A equipe do Citizen Lab identificou vestígios do UFED — dispositivo da Cellebrite capaz de desbloquear e extrair dados de celulares — no telefone de Pivovarov. O político havia sido detido em maio de 2021, quando agentes confiscaram seu iPhone 12 e um MacBook. Segundo documento judicial repassado pelo próprio opositor aos pesquisadores, peritos do Centro de Exames Criminalísticos da Rússia utilizaram o UFED para acessar conversas no WhatsApp e no Telegram e buscaram termos políticos e nomes de outros dissidentes.

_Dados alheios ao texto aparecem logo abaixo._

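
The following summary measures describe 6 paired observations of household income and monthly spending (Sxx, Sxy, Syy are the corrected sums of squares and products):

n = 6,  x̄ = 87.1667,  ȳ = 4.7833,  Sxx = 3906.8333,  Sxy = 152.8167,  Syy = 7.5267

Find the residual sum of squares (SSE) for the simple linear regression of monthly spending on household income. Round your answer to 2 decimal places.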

Três meses antes, em 4 de março de 2021, a Cellebrite divulgou que interromperia “imediatamente” vendas, suporte e atualizações de software ao governo russo, além de cancelar licenças existentes. A empresa afirma, em seu site, ter a capacidade de desativar dispositivos ou bloquear atualizações a clientes vetados. O caso de Pivovarov indica, porém, que o bloqueio não foi efetivo.
Para Eitay Mack, advogado israelense de direitos humanos que acompanha o setor de vigilância, a simples revogação de licenças não impede o uso indevido das ferramentas. Ele lembra que a Cellebrite não esclarece se exige a devolução ou destruição dos aparelhos já fornecidos.
John Scott-Railton, pesquisador sênior do Citizen Lab, defende que a companhia implemente mecanismos para "bricar" remotamente equipamentos utilizados de forma abusiva e adote marcas d’água criptográficas que permitam rastrear qual unidade realizou cada extração de dados.
Em e-mail enviado ao Citizen Lab, compartilhado com o TechCrunch, David Gee, diretor-de-marketing da Cellebrite, reiterou que “todas as vendas e serviços à Federação Russa foram encerrados em março de 2021” e que qualquer uso do hardware da empresa no país após essa data é “totalmente não autorizado”. Gee e o porta-voz Victor Cooper não responderam a perguntas adicionais do veículo.

Imagem: Internet
A Cellebrite, com sede em Israel e segundo escritório nos Estados Unidos, fornece tecnologias forenses a forças de segurança de diversos países. Nos últimos anos, a companhia também rompeu contratos com Bangladesh, China e Hong Kong, Mianmar e Sérvia após denúncias de abusos.
Pivovarov chefiava o extinto movimento de oposição Open Russia. Condenado a quatro anos de prisão, foi libertado em agosto de 2024 em troca de prisioneiros que incluiu o repórter do Wall Street Journal Evan Gershkovich. A embaixada russa em Washington não comentou o caso.